Kelima, sama-sama mengorientasikan diri ke arah pencarian jawaban atas krisis-krisis sosial, kultural, ekonomi, dan politik yang sedang melanda bangsa ini. Sebab, akutnya kemelut yang melanda bangsa Indonesia hari ini agaknya tidak bisa dipasrahkan penyelesaiannya hanya kepada tangan negara. Di sini, NU- Muhammadiyah yang warganya paling dahsyat tertimpa badai krisis itu--mulai dari krisis ekonomi, sosial hingga krisis politik--harus mengorientasikan dan memfokuskan program kerjanya secara sungguh-sungguh pada advokasi dan pemberdayaan warganya. Seruan keprihatinan beberapa waktu yang lalu oleh para tokoh agama-agama yang juga menyertakan tokoh NU (Hasyim Muzadi) dan Muhammadiyah (Syafi’i Ma’arif) bahwa Indonesia sedang berada di ambang kebangkrutan dan kehancuran, harus segera dilanjutkan kepada kerja-kerja yang lebih konkret.

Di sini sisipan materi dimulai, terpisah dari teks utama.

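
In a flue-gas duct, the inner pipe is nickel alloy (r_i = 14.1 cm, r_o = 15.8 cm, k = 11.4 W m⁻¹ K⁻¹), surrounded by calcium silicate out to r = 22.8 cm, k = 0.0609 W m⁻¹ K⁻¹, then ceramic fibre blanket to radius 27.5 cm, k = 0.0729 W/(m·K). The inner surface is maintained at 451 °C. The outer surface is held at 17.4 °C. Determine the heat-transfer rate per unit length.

Treat each layer as a resistance in series:
  R'_nickel alloy = ln(0.158/0.141)/(2πk) = 0.1138/(2π·11.4) = 0.001589 m·K/W
  R'_calcium silicate = ln(0.228/0.158)/(2πk) = 0.3668/(2π·0.0609) = 0.9585 m·K/W
  R'_ceramic fibre blanket = ln(0.275/0.228)/(2πk) = 0.1874/(2π·0.0729) = 0.4092 m·K/W
ΣR = 0.001589 + 0.9585 + 0.4092 = 1.369 m·K/W
Q' = ΔT/ΣR = (451 °C − 17.4 °C)/1.369 = 317 W/m

Q' = 317 W/m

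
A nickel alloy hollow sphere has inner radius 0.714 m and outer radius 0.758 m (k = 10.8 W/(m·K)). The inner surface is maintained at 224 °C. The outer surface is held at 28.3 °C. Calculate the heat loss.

Q = 327 kW

Q = 4πk·ΔT/(1/r₁ − 1/r₂) = 4π × 10.8 × 195.7 / (1/0.714 − 1/0.758) = 3.27×10^5 W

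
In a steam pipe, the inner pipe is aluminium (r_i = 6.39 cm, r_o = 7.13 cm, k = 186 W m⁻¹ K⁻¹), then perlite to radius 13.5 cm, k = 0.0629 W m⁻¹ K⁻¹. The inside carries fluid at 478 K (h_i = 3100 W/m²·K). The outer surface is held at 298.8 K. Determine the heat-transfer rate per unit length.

Q' = 111 W/m

Series thermal resistances, inner to outer:
  R'_conv,in = 1/(2πr h) = 1/(2π·0.0639·3100) = 8.034×10^-4 m·K/W
  R'_aluminium = ln(0.0713/0.0639)/(2πk) = 0.1096/(2π·186) = 9.376×10^-5 m·K/W
  R'_perlite = ln(0.135/0.0713)/(2πk) = 0.6384/(2π·0.0629) = 1.615 m·K/W
ΣR = 8.034×10^-4 + 9.376×10^-5 + 1.615 = 1.616 m·K/W
Q' = ΔT/ΣR = (478 K − 298.8 K)/1.616 = 111 W/m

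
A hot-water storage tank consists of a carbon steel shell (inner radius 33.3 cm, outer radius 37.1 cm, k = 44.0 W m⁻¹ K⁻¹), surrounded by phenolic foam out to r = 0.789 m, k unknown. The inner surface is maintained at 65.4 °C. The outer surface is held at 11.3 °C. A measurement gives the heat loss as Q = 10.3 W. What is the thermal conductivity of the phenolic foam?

k = 0.0216 W/m·K

ΣR = ΔT/Q = |65.4 − 11.3|/10.3 = 5.252 K/W
Known resistances:
  R_carbon steel = (1/0.333 − 1/0.371)/(4πk) = 0.3076/(4π·44.0) = 5.563×10^-4 K/W
R_phenolic foam = ΣR − ΣR_known = 5.252 − 5.563×10^-4 = 5.251 K/W
(1/r₁−1/r₂)/(4πk) = 5.251 ⇒ k = 1.428/(4π·5.251) = 0.0216 W/m·K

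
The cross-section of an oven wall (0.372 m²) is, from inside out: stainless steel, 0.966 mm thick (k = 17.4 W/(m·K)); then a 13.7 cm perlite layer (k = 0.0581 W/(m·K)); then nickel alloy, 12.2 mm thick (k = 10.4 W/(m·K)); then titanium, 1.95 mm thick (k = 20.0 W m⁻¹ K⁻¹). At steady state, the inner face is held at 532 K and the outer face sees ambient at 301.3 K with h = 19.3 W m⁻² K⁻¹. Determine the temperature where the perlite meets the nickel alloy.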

Jika kelima hal di atas dilaksanakan, koinsidensi historis yang terjadi antara NU dan Muhammadiyah ini boleh jadi akan memiliki bobot sejarah yang dalam dan strategis. Sehingga, NU-Muhammadiyah akan dapat menatap masa depan dengan cerah, tanpa terbelenggu oleh beban-benan sejarah masa lalu yang telah menjerumuskan kedua ormas ini kedalam pertikaian dan perseteruan yang tidak perlu.